Data scientists are sometimes handed a dataset and told to start developing machine learning. All too often this is an ill-conceived directive stemming from a lack of understanding of the rigor involved with modeling data. This type of direction, while well intended, is commonly driven by the excitement and promise of a successful machine learning effort. Data science and data modeling are best served with business partnership and representation throughout the data science life cycle. Breakthroughs occur when core competencies of business acumen, deft analysis, and technical skill sets are brought to bear against the most formidable challenges.

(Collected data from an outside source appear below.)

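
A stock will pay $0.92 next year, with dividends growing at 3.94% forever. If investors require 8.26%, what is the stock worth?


Formula: P = D1 / (r - g)
Spread: r - g = 0.0826 - 0.0394 = 0.0432
Substituting: P = $0.92 / 0.0432
P = $21.30

$21.30


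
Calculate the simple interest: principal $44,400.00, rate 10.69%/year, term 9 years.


Formula: I = P * r * t
Substituting: I = $44,400.00 * 0.1069 * 9
Step: I = $44,400.00 * 0.9621
I = $42,717.24

$42,717.24


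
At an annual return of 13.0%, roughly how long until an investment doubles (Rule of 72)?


Formula: Years ≈ 72 / r
Substituting: Years ≈ 72 / 13.0
Years ≈ 5.5

5.5 years


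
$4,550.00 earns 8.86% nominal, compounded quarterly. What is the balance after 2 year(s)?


Formula: FV = P * (1 + r/m)^(m*t)
Period rate: r/m = 0.0886 / 4 = 0.02215
Total periods: m*t = 4 * 2 = 8
Growth factor: (1 + 0.02215)^8 = 1.191563
FV = $4,550.00 * 1.191563 = $5,421.61

$5,421.61


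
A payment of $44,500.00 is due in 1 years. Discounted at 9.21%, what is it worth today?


Formula: PV = FV / (1 + r)^n
Substituting: PV = $44,500.00 / (1 + 0.0921)^1
Discount factor: (1.0921)^1 = 1.0921
PV = $44,500.00 / 1.0921 = $40,747.18

$40,747.18


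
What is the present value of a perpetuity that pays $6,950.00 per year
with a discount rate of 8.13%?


Formula: PV = C / r
Substituting: PV = $6,950.00 / 0.0813
PV = $85,485.85

$85,485.85


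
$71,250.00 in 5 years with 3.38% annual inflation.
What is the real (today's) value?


Formula: Real value = nominal / (1 + inflation)^years
Price level: (1 + 0.0338)^5 = 1.180817
Real value = $71,250.00 / 1.180817 = $60,339.57

$60,339.57


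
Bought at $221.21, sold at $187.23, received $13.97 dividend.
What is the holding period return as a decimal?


Formula: HPR = (P1 - P0 + D) / P0
Gain: $187.23 - $221.21 + $13.97 = -$20.01
HPR = -$20.01 / $221.21 = -0.0905

-0.0905


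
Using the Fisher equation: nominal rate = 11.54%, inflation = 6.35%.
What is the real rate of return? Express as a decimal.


Formula: (1 + r_real) = (1 + r_nom) / (1 + inflation)
Substituting: (1 + r_real) = 1.1154 / 1.0635
(1 + r_real) = 1.048801
r_real = 1.048801 - 1 = 0.048801

0.048801


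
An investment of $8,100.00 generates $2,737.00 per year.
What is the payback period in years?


Formula: Payback = investment / annual cash flow
Substituting: Payback = $8,100.00 / $2,737.00
Payback = 2.9594 years

2.9594 years


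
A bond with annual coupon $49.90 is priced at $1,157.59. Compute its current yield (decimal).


Formula: Current yield = annual coupon / price
Substituting: CY = $49.90 / $1,157.59
CY = 0.043107

0.043107


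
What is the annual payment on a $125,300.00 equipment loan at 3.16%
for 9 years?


Formula: PMT = PV * r / (1 - (1+r)^(-n))
Denominator: 1 - (1 + 0.0316)^(-9) = 0.244215
Numerator: $125,300.00 * 0.0316 = 3959.48
PMT = 3959.48 / 0.244215 = $16,213.06

$16,213.06


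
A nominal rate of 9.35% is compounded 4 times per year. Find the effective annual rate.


Formula: EAR = (1 + r/m)^m - 1
Period rate: r/m = 0.0935 / 4 = 0.023375
Compounding: (1 + 0.023375)^4 = 1.09683
EAR = 1.09683 - 1 = 0.09683

0.09683


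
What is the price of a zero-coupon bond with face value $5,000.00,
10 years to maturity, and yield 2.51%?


Formula: Price = FV / (1 + r)^n
Substituting: Price = $5,000.00 / (1 + 0.0251)^10
Discount factor: (1.0251)^10 = 1.281334
Price = $5,000.00 / 1.281334 = $3,902.18

$3,902.18


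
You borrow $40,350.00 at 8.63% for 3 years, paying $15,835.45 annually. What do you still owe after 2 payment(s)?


Formula: Balance = PV*(1+r)^k - PMT*((1+r)^k - 1)/r
Growth: (1 + 0.0863)^2 = 1.180048
Accumulated factor: ((1+r)^k - 1)/r = 2.0863
Balance = $40,350.00 * 1.180048 - $15,835.45 * 2.0863
Balance = $14,577.42

$14,577.42


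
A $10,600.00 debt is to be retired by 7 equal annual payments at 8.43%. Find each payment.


Formula: PMT = PV * r / (1 - (1+r)^(-n))
Denominator: 1 - (1 + 0.0843)^(-7) = 0.432516
Numerator: $10,600.00 * 0.0843 = 893.58
PMT = 893.58 / 0.432516 = $2,066.01

$2,066.01


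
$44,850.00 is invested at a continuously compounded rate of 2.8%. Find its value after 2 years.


Formula: FV = P * e^(r*t)
Exponent: r*t = 0.028 * 2 = 0.056
e^(0.056) = 1.057598
FV = $44,850.00 * 1.057598 = $47,433.26

$47,433.26


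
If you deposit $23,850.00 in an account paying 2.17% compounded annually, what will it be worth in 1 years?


Formula: FV = P * (1 + r)^n
Substituting: FV = $23,850.00 * (1 + 0.0217)^1
Growth factor: (1.0217)^1 = 1.0217
FV = $23,850.00 * 1.0217 = $24,367.55

$24,367.55


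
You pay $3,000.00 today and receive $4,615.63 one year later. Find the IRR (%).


Formula: IRR = C1/C0 - 1
Substituting: IRR = $4,615.63 / $3,000.00 - 1
Ratio: 1.538543 - 1 = 0.538543
IRR = 53.8543%

53.8543%


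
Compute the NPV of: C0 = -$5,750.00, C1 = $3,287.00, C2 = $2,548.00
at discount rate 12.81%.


Formula: NPV = C0 + C1/(1+r) + C2/(1+r)^2
Discount C1: $3,287.00 / (1 + 0.1281) = $2,913.75
Discount C2: $2,548.00 / (1 + 0.1281)^2 = $2,002.19
NPV = -$5,750.00 + $2,913.75 + $2,002.19 = -$834.07

-$834.07


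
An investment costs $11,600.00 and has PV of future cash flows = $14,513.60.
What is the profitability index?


Formula: PI = PV(cash flows) / initial investment
Substituting: PI = $14,513.60 / $11,600.00
PI = 1.2512

1.2512


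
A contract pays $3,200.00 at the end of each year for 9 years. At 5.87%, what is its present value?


Formula: PV = PMT * (1 - (1+r)^(-n)) / r
Discount factor: (1 + 0.0587)^(-9) = 0.598472
Bracket: 1 - 0.598472 = 0.401528
PV = $3,200.00 * 0.401528 / 0.0587 = $21,889.09

$21,889.09


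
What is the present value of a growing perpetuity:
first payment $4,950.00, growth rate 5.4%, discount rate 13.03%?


Formula: PV = C / (r - g)
Spread: r - g = 0.1303 - 0.054 = 0.0763
Substituting: PV = $4,950.00 / 0.0763
PV = $64,875.49

$64,875.49


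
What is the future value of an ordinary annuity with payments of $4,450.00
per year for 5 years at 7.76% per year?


Formula: FV = PMT * ((1+r)^n - 1) / r
Growth factor: (1 + 0.0776)^5 = 1.453075
Numerator: 1.453075 - 1 = 0.453075
FV = $4,450.00 * 0.453075 / 0.0776 = $25,981.73

$25,981.73


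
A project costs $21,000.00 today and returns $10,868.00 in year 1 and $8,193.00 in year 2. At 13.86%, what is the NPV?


Formula: NPV = C0 + C1/(1+r) + C2/(1+r)^2
Discount C1: $10,868.00 / (1 + 0.1386) = $9,545.06
Discount C2: $8,193.00 / (1 + 0.1386)^2 = $6,319.76
NPV = -$21,000.00 + $9,545.06 + $6,319.76 = -$5,135.18

-$5,135.18


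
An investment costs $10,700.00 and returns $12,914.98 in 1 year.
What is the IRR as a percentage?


Formula: IRR = C1/C0 - 1
Substituting: IRR = $12,914.98 / $10,700.00 - 1
Ratio: 1.207007 - 1 = 0.207007
IRR = 20.7007%

20.7007%


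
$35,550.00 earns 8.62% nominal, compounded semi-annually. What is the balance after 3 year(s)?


Formula: FV = P * (1 + r/m)^(m*t)
Period rate: r/m = 0.0862 / 2 = 0.0431
Total periods: m*t = 2 * 3 = 6
Growth factor: (1 + 0.0431)^6 = 1.288118
FV = $35,550.00 * 1.288118 = $45,792.60

$45,792.60


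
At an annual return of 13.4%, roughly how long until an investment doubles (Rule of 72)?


Formula: Years ≈ 72 / r
Substituting: Years ≈ 72 / 13.4
Years ≈ 5.4

5.4 years


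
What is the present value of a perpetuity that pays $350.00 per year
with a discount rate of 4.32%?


Formula: PV = C / r
Substituting: PV = $350.00 / 0.0432
PV = $8,101.85

$8,101.85


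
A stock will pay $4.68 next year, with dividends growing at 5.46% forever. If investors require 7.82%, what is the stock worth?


Formula: P = D1 / (r - g)
Spread: r - g = 0.0782 - 0.0546 = 0.0236
Substituting: P = $4.68 / 0.0236
P = $198.31

$198.31


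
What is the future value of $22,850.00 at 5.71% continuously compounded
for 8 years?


Formula: FV = P * e^(r*t)
Exponent: r*t = 0.0571 * 8 = 0.4568
e^(0.4568) = 1.579013
FV = $22,850.00 * 1.579013 = $36,080.45

$36,080.45


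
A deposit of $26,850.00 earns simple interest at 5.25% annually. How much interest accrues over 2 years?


Formula: I = P * r * t
Substituting: I = $26,850.00 * 0.0525 * 2
Step: I = $26,850.00 * 0.105
I = $2,819.25

$2,819.25


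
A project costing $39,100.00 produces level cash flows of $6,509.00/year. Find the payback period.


Formula: Payback = investment / annual cash flow
Substituting: Payback = $39,100.00 / $6,509.00
Payback = 6.0071 years

6.0071 years


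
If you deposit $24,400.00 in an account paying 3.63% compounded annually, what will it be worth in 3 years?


Formula: FV = P * (1 + r)^n
Substituting: FV = $24,400.00 * (1 + 0.0363)^3
Growth factor: (1.0363)^3 = 1.112901
FV = $24,400.00 * 1.112901 = $27,154.78

$27,154.78


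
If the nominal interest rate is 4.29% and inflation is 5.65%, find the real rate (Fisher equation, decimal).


Formula: (1 + r_real) = (1 + r_nom) / (1 + inflation)
Substituting: (1 + r_real) = 1.0429 / 1.0565
(1 + r_real) = 0.987127
r_real = 0.987127 - 1 = -0.012873

-0.012873


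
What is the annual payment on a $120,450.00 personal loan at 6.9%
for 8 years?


Formula: PMT = PV * r / (1 - (1+r)^(-n))
Denominator: 1 - (1 + 0.069)^(-8) = 0.413621
Numerator: $120,450.00 * 0.069 = 8311.05
PMT = 8311.05 / 0.413621 = $20,093.39

$20,093.39


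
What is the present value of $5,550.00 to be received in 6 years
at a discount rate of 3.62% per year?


Formula: PV = FV / (1 + r)^n
Substituting: PV = $5,550.00 / (1 + 0.0362)^6
Discount factor: (1.0362)^6 = 1.237831
PV = $5,550.00 / 1.237831 = $4,483.65

$4,483.65


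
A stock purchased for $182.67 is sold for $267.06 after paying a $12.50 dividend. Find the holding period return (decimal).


Formula: HPR = (P1 - P0 + D) / P0
Gain: $267.06 - $182.67 + $12.50 = $96.89
HPR = $96.89 / $182.67 = 0.5304

0.5304


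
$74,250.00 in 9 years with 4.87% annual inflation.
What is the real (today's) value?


Formula: Real value = nominal / (1 + inflation)^years
Price level: (1 + 0.0487)^9 = 1.534127
Real value = $74,250.00 / 1.534127 = $48,398.85

$48,398.85


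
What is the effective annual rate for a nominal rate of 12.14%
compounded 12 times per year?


Formula: EAR = (1 + r/m)^m - 1
Period rate: r/m = 0.1214 / 12 = 0.010117
Compounding: (1 + 0.010117)^12 = 1.128388
EAR = 1.128388 - 1 = 0.128388

0.128388


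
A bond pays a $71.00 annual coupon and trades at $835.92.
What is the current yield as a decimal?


Formula: Current yield = annual coupon / price
Substituting: CY = $71.00 / $835.92
CY = 0.084936

0.084936


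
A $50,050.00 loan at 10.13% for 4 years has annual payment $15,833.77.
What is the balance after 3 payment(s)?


Formula: Balance = PV*(1+r)^k - PMT*((1+r)^k - 1)/r
Growth: (1 + 0.1013)^3 = 1.335725
Accumulated factor: ((1+r)^k - 1)/r = 3.314162
Balance = $50,050.00 * 1.335725 - $15,833.77 * 3.314162
Balance = $14,377.34

$14,377.34


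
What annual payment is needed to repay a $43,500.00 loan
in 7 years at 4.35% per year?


Formula: PMT = PV * r / (1 - (1+r)^(-n))
Denominator: 1 - (1 + 0.0435)^(-7) = 0.257746
Numerator: $43,500.00 * 0.0435 = 1892.25
PMT = 1892.25 / 0.257746 = $7,341.54

$7,341.54


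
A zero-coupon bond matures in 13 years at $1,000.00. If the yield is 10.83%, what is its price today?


Formula: Price = FV / (1 + r)^n
Substituting: Price = $1,000.00 / (1 + 0.1083)^13
Discount factor: (1.1083)^13 = 3.806671
Price = $1,000.00 / 3.806671 = $262.70

$262.70


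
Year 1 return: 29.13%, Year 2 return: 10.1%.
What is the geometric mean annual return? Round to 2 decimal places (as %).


Formula: Geometric mean = ((1+r1)*(1+r2))^(1/2) - 1
Product: (1 + 0.2913) * (1 + 0.101) = 1.2913 * 1.101 = 1.421721
Square root: 1.421721^0.5 = 1.19236
Geometric mean = 1.19236 - 1 = 0.19236
As percentage: 19.24%

19.24%


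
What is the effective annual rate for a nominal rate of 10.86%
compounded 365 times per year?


Formula: EAR = (1 + r/m)^m - 1
Period rate: r/m = 0.1086 / 365 = 0.000298
Compounding: (1 + 0.000298)^365 = 1.114698
EAR = 1.114698 - 1 = 0.114698

0.114698


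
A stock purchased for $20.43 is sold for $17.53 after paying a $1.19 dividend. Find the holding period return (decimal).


Formula: HPR = (P1 - P0 + D) / P0
Gain: $17.53 - $20.43 + $1.19 = -$1.71
HPR = -$1.71 / $20.43 = -0.0837

-0.0837


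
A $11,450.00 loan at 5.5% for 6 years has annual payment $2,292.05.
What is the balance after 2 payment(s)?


Formula: Balance = PV*(1+r)^k - PMT*((1+r)^k - 1)/r
Growth: (1 + 0.055)^2 = 1.113025
Accumulated factor: ((1+r)^k - 1)/r = 2.055
Balance = $11,450.00 * 1.113025 - $2,292.05 * 2.055
Balance = $8,033.97

$8,033.97


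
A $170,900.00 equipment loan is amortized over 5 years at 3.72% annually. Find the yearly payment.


Formula: PMT = PV * r / (1 - (1+r)^(-n))
Denominator: 1 - (1 + 0.0372)^(-5) = 0.166919
Numerator: $170,900.00 * 0.0372 = 6357.48
PMT = 6357.48 / 0.166919 = $38,087.32

$38,087.32


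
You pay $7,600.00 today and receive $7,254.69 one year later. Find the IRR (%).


Formula: IRR = C1/C0 - 1
Substituting: IRR = $7,254.69 / $7,600.00 - 1
Ratio: 0.954564 - 1 = -0.045436
IRR = -4.5436%

-4.5436%


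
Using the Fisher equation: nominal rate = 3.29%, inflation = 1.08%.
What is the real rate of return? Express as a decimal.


Formula: (1 + r_real) = (1 + r_nom) / (1 + inflation)
Substituting: (1 + r_real) = 1.0329 / 1.0108
(1 + r_real) = 1.021864
r_real = 1.021864 - 1 = 0.021864

0.021864


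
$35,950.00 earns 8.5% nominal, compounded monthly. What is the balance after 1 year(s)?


Formula: FV = P * (1 + r/m)^(m*t)
Period rate: r/m = 0.085 / 12 = 0.007083
Total periods: m*t = 12 * 1 = 12
Growth factor: (1 + 0.007083)^12 = 1.088391
FV = $35,950.00 * 1.088391 = $39,127.65

$39,127.65


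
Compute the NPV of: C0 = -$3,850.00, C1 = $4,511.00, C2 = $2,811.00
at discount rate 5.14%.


Formula: NPV = C0 + C1/(1+r) + C2/(1+r)^2
Discount C1: $4,511.00 / (1 + 0.0514) = $4,290.47
Discount C2: $2,811.00 / (1 + 0.0514)^2 = $2,542.87
NPV = -$3,850.00 + $4,290.47 + $2,542.87 = $2,983.34

$2,983.34


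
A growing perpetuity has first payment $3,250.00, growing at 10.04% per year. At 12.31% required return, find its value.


Formula: PV = C / (r - g)
Spread: r - g = 0.1231 - 0.1004 = 0.0227
Substituting: PV = $3,250.00 / 0.0227
PV = $143,171.81

$143,171.81


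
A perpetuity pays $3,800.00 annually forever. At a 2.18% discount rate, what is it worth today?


Formula: PV = C / r
Substituting: PV = $3,800.00 / 0.0218
PV = $174,311.93

$174,311.93


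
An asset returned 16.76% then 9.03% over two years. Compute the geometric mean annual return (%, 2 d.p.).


Formula: Geometric mean = ((1+r1)*(1+r2))^(1/2) - 1
Product: (1 + 0.1676) * (1 + 0.0903) = 1.1676 * 1.0903 = 1.273034
Square root: 1.273034^0.5 = 1.128288
Geometric mean = 1.128288 - 1 = 0.128288
As percentage: 12.83%

12.83%


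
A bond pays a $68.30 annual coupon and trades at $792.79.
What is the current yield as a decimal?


Formula: Current yield = annual coupon / price
Substituting: CY = $68.30 / $792.79
CY = 0.086151

0.086151


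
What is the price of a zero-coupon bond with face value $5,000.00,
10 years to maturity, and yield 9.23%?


Formula: Price = FV / (1 + r)^n
Substituting: Price = $5,000.00 / (1 + 0.0923)^10
Discount factor: (1.0923)^10 = 2.417794
Price = $5,000.00 / 2.417794 = $2,068.00

$2,068.00


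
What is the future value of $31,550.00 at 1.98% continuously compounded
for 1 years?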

Professionals and students alike are starting to learn more about the various ways that machine learning may be applied and the numerous use cases that are already leveraging the technology. With the amount of data at our disposal and the ability to harness mass amounts of computing power, new applications are being discovered at a rapid pace, and discussion of the subject is erupting. Despite the topic’s frequent discussion, few people have insight into the complete workflow of a machine learning project.
Five steps are essential before beginning to build a machine learning model. These steps are not just for the technical audience, but for anybody involved with work that the data science team is trying to tackle.
Develop business understanding
The first step in the workflow is arguably the most important one, and without it you will find yourself aimlessly searching for trends within the data. Instead, before diving too far into the data, it is important to propose possible problem statements along with a high-level approach. The data science team should work with leadership, clients, and any other stakeholders to recognize and understand the business challenges. Begin to formulate questions that define the business goals you are attempting to solve via data. Once the objectives have been established, the team should map them out in technical terms and determine how success will be measured.
The next step is to acquire the data needed to tackle the problem at hand. This step might seem straightforward, but often times becomes the most challenging part of a machine learning project. If data is internal to the organization, gathering data could be as simple as querying or extracting from a system database. In many instances, external data must be sought out and even blended with data you already have. Luckily, our world is moving towards an open data practice, which means extensive amounts of data are available to be freely used by anyone. Open data can typically be accessed via APIs or by downloading files from the internet. Other methods of data collection include scraping webpages using web crawler tools, extracting information from unstructured files, or collecting survey data.
Cleanse and assess the reliability of the data
It is rare to find datasets that are perfect, where there are no missing values and each data point can be assumed to be correct. Once data is acquired, it must be cleansed. This can mean a number of things, including changing the data type of columns, manually manipulating records, and determining how to handle null or missing values. During this step, it is important to evaluate the reliability of the data. Depending on the type of data or the its source, it is possible some features will follow an inconsistent pattern or faulty values or records. This will likely lead to additional cleansing, and a catered approach to manipulating the data must be devised. There is no fix-all solution that can be applied.
Explore the data
Analysis can begin only after you have acquired and cleansed your data. Applying exploratory data analysis will move you closer to understanding your data. Rich exploration will find trends, detect anomalies, discover relationships between variables, recognize the distribution of the data, and uncover any other information that might be helpful. Recall the main questions that were outlined in the first step. These will provide proper direction and aid in extracting the right insights. Exploring the data should include calculating descriptive statistical measurements for each variable and plotting the data to discover findings that might not otherwise have been noticed. As you continue to analyze the data and begin to understand it at a detailed level, new questions will come about.
Reevaluate the problem statement and develop an approach
The final step before beginning the model-building phase is to reassess the business goals that you targeted in the first step to determine if they are feasible. It is possible that you’ll have to frame the problem differently after further analysis or that you’ve exposed new potential solutions. Summarize your findings from the previous step and break down what it all means and how this information can be useful when thinking about building a model. Often, data science teams lend their own business domain knowledge to determine which features or attributes to include in their data modeling. While they may get it right, the desired end state should be the creation of a close partnership with business stakeholders to drive mutual understanding. With a solid understanding of the problem that you are aiming to solve and its contributing factors, develop an approach to the solution. Answer critical questions, such as whether it is a classification or regression problem, the types of algorithms that are appropriate to trial, and which features should be considered in the model or newly engineered. Paint a clear picture to make the model-building process as well-defined as possible.
As outlined here, there is an extensive amount of preliminary work to do before beginning to build models. Devoting plenty of time and thought and planning of these steps is key to building a well-performing model. Each step is part of a whole, and without one the rest will not be as effective. Therefore, it is essential to not overlook any of them. Proper preparation will lead to seamless execution.